Pour le sport à la télévision, l'on doit tenir compte du fait que le montant des droits de diffusion double tous les quatre ans, alors que notre budget diminue. L'effet de ciseau est donc majeur, d'autant que nous ne pouvons tabler sur les recettes de publicité après 20 heures pour compenser le surcoût. Nous sommes parvenus à sécuriser de nombreux grands rendez‑vous, comme Paris 2024, le Tour de France ou Roland-Garros, mais je regrette que notre effort en faveur de la popularisation du tennis n'ait pas été récompensé par la Fédération, qui a proposé deux lots pour nous écarter des lots du soir. L'avenir nous dira si les matches du soir diffusés par Amazon sont autant regardés que ceux de l'après-midi sur France Télévisions.
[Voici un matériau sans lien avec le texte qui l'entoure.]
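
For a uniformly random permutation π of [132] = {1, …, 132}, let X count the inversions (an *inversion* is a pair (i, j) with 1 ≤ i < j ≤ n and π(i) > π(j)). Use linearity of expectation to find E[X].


Write X = Σ X_I over the C(132, 2) = 8646 pairs i < j, with X_I the indicator of one inversion.
There are 8646 indicators.
For each fixed pair i < j, the values π(i) and π(j) are two distinct elements of {1, …, 132} in uniformly random order; by symmetry P[π(i) > π(j)] = 1/2.
By linearity: E[X] = 8646 · (1/2) = C(132, 2) · (1/2) = 8646/2 = 4323 ≈ 4323.0000.

E[X] = 4323 = 4323.0000.


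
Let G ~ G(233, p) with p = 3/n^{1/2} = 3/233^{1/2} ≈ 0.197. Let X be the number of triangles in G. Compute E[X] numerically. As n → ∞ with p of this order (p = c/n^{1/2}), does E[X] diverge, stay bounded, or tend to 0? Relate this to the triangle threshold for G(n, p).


Number of potential triangles: C(233, 3) = 2081156.
Each occurs with probability p³ ≈ (0.197)³ ≈ 7.59154e-03.
By linearity: E[X] = C(233, 3)·p³ ≈ 2081156 · 7.59154e-03 ≈ 15799.179.
Since α = 1/2 < 1, p = c/n^{1/2} ≫ 1/n is above the triangle threshold p ~ 1/n. Asymptotically E[X] ~ (c³/6)·n^{3(1−α)} = (3³/6)·n^{1.5} → ∞; triangles are abundant w.h.p.

E[X] ≈ 15799.179; in regime p = Θ(1/n^{1/2}) E[X] diverges (above the triangle threshold p ~ 1/n).


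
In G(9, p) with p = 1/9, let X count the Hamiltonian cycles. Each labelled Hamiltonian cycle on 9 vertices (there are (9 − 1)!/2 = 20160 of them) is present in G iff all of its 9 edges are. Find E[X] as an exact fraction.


K_9 has (9 − 1)!/2 = 20160 labelled Hamiltonian cycles.
For each such Hamiltonian cycle H, let X_H = 1 if all 9 edges of H are present in G. Then P[X_H = 1] = p^{9} = (1/9)^{9} = 1/387420489.
By linearity of expectation: E[X] = Σ_H E[X_H] = 20160 · p^{9} = 20160 · 1/387420489 = 2240/43046721.
Numerically: E[X] ≈ 5.2036e-05.

E[X] = 20160 · (1/9)^{9} = 2240/43046721 ≈ 5.2036e-05.


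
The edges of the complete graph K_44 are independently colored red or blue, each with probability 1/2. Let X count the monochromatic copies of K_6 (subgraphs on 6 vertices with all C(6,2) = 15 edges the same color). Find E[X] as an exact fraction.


Let X = Σ_S X_S over the C(44, 6) = 7059052 subsets S of size 6, where X_S = 1 if the K_6 on S is monochromatic.
For a fixed S, the K_6 on S has C(6, 2) = 15 edges. P[all 15 edges red] = (1/2)^15, and likewise for blue, so P[monochromatic] = 2·(1/2)^15 = 2^{1 − 15} = 1/16384.
Summing: E[X] = C(44, 6) · 2^{1 − 15} = 7059052 · 1/16384 = 1764763/4096.
Numerically: E[X] ≈ 430.85034.

E[X] = C(44,6)·2^(1−C(6,2)) = 1764763/4096 ≈ 430.85034.


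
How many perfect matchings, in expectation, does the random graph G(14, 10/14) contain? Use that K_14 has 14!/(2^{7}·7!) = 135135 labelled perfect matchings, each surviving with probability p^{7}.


K_14 has 14!/(2^{7}·7!) = 135135 labelled perfect matchings.
For each such perfect matching H, let X_H = 1 if all 7 edges of H are present in G. Then P[X_H = 1] = p^{7} = (5/7)^{7} = 78125/823543.
By linearity of expectation: E[X] = Σ_H E[X_H] = 135135 · p^{7} = 135135 · 78125/823543 = 1508203125/117649.
Numerically: E[X] ≈ 12820.

E[X] = 135135 · (5/7)^{7} = 1508203125/117649 ≈ 12820.


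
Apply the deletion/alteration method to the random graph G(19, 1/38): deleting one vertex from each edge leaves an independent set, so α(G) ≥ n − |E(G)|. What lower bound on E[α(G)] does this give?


E[|E(G)|] = C(19, 2)·p = 171 · (1/38) = 9/2.
E[α(G)] ≥ n − E[|E(G)|] = 19 − 9/2 = 29/2.
Numerically: ≈ 14.500.
(This is only a lower bound; the true E[α(G)] may be larger.)

E[α(G)] ≥ 29/2 ≈ 14.500.


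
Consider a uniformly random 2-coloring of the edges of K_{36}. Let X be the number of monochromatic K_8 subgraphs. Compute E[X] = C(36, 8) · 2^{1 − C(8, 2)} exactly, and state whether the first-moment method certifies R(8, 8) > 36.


E[X] = C(36, 8) · 2^{1 − 28} = 30260340 · 2^{−27} = 30260340/134217728.
As a reduced fraction: E[X] = 7565085/33554432 ≈ 0.2255.
Is E[X] < 1? YES.
Since E[X] < 1, there exists a 2-coloring of K_{36} with no monochromatic K_8; hence R(8, 8) > 36.

E[X] = 7565085/33554432 ≈ 0.2255; E[X] < 1, so R(8, 8) > 36.


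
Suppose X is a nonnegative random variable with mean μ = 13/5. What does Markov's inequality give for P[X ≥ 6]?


μ = E[X] = 13/5, a = 6.
Markov: P[X ≥ 6] ≤ μ/a = (13/5)/6 = 13/30.
Numerically: ≈ 0.433.
(Since a = 6 > μ = 2.600, the bound 13/30 is < 1 and informative.)

P[X ≥ 6] ≤ 13/30 ≈ 0.433.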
M. Raphaël Gérard, je connais votre engagement en matière de représentation et de diversité, mais vous m'interpellez sur un reportage que je n'ai pas vu. Au-delà de cet exemple précis, je préfère m'attarder sur les chiffres présentés en comité de suivi du pacte de visibilité et sur le nombre croissant de sujets d'information dédiés aux outre-mer. Nous sommes sincèrement investis dans cette recherche d'une meilleure visibilité, dans nos programmes d'information comme dans nos programmes de première partie de soirée. Cela dit, nous ne pouvons pas intervenir trop fortement sur le contenu même de l'information, au risque de toucher à la liberté et à l'indépendance des journalistes, valeurs cardinales que nous nous efforçons de préserver. Je tiens toutefois à rassurer la commission sur la tenue présente et future des engagements du pacte de visibilité. Nous conduirons par ailleurs des études de perception à intervalles réguliers pour mesurer si les Ultramarins vivant à Paris se sentent représentés sur les chaînes de France Télévisions.
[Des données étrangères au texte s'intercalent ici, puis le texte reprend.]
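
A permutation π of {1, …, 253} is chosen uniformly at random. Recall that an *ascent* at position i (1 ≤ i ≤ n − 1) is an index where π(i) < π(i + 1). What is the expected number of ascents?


Write X = Σ X_I over i = 1, …, 252, with X_I the indicator of one ascent.
There are 252 indicators.
For each fixed i, the pair (π(i), π(i+1)) is a uniformly random ordered pair of distinct values from {1, …, 253}; by symmetry P[π(i) < π(i+1)] = 1/2.
By linearity: E[X] = 252 · (1/2) = (253 − 1) · (1/2) = 126 ≈ 126.00000.

E[X] = 126 = 126.00000.


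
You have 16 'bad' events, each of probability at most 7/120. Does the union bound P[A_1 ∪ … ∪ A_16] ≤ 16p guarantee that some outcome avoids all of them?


Union bound: P[∪_{i=1}^{16} A_i] ≤ Σ_i P[A_i] ≤ 16·p = 16·(7/120) = 14/15.
Numerically: 14/15 ≈ 0.933.
Is 14/15 < 1? YES.
Since P[∪ A_i] ≤ 14/15 < 1, the complement has P[∩ A_i^c] ≥ 1 − 14/15 = 1/15 > 0, so some outcome avoids every A_i.

16·p = 14/15 ≈ 0.933; existence CERTIFIED by the union bound.


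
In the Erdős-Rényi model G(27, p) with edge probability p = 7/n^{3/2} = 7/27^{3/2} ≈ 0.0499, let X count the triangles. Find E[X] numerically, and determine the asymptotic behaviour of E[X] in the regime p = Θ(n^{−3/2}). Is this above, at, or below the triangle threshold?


Number of potential triangles: C(27, 3) = 2925.
Each occurs with probability p³ ≈ (0.0499)³ ≈ 1.24210e-04.
By linearity: E[X] = C(27, 3)·p³ ≈ 2925 · 1.24210e-04 ≈ 0.363.
Since α = 3/2 > 1, p = c/n^{3/2} = o(1/n) is below the triangle threshold p ~ 1/n. Asymptotically E[X] ~ (c³/6)·n^{3(1−α)} = (7³/6)·n^{-1.5} → 0, so by Markov's inequality G has no triangles w.h.p.

E[X] ≈ 0.363; in regime p = Θ(1/n^{3/2}) E[X] tends to 0 (below the triangle threshold p ~ 1/n).


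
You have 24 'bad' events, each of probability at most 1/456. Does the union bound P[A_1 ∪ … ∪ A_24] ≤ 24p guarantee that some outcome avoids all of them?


Union bound: P[∪_{i=1}^{24} A_i] ≤ Σ_i P[A_i] ≤ 24·p = 24·(1/456) = 1/19.
Numerically: 1/19 ≈ 0.0526316.
Is 1/19 < 1? YES.
Since P[∪ A_i] ≤ 1/19 < 1, the complement has P[∩ A_i^c] ≥ 1 − 1/19 = 18/19 > 0, so some outcome avoids every A_i.

24·p = 1/19 ≈ 0.0526316; existence CERTIFIED by the union bound.


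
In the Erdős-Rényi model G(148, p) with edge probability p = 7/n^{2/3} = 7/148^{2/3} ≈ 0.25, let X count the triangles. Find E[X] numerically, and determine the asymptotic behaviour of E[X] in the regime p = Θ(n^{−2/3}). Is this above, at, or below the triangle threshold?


Number of potential triangles: C(148, 3) = 529396.
Each occurs with probability p³ ≈ (0.25)³ ≈ 1.56592e-02.
By linearity: E[X] = C(148, 3)·p³ ≈ 529396 · 1.56592e-02 ≈ 8289.939.
Since α = 2/3 < 1, p = c/n^{2/3} ≫ 1/n is above the triangle threshold p ~ 1/n. Asymptotically E[X] ~ (c³/6)·n^{3(1−α)} = (7³/6)·n^{1} → ∞; triangles are abundant w.h.p.

E[X] ≈ 8289.939; in regime p = Θ(1/n^{2/3}) E[X] diverges (above the triangle threshold p ~ 1/n).


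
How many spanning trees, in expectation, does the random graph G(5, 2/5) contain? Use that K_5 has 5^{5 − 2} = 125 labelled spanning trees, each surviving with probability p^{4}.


K_5 has 5^{5 − 2} = 125 labelled spanning trees.
For each such spanning tree H, let X_H = 1 if all 4 edges of H are present in G. Then P[X_H = 1] = p^{4} = (2/5)^{4} = 16/625.
By linearity of expectation: E[X] = Σ_H E[X_H] = 125 · p^{4} = 125 · 16/625 = 16/5.
Numerically: E[X] ≈ 3.2.

E[X] = 125 · (2/5)^{4} = 16/5 ≈ 3.2.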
Pour répondre à M. Ravier, je considère que nous avons besoin des différentes compétences de chaque entreprise de l'audiovisuel public. Plutôt qu'un pilotage centralisé, il me paraît préférable d'opter pour une logique partenariale et de nous répartir l'activité de manière collégiale, dans le respect de nos identités et de nos métiers respectifs, au service d'intérêts convergents. C'est justement la logique mise en œuvre pour Franceinfo, puisque les équipes de la radio et la télévision échangent de manière quotidienne pour dépasser leurs divergences.

Concernant enfin la stratégie de marque, nous devons notamment nous interroger sur la dénomination du numérique commun en région. Plus généralement, nous devons réfléchir à la manière de nous présenter de manière cohérente et d'établir des ponts entre la richesse des uns et des autres, dans l'objectif de créer des marques et un univers commun permettant d'identifier aisément le service public dans le paysage audiovisuel.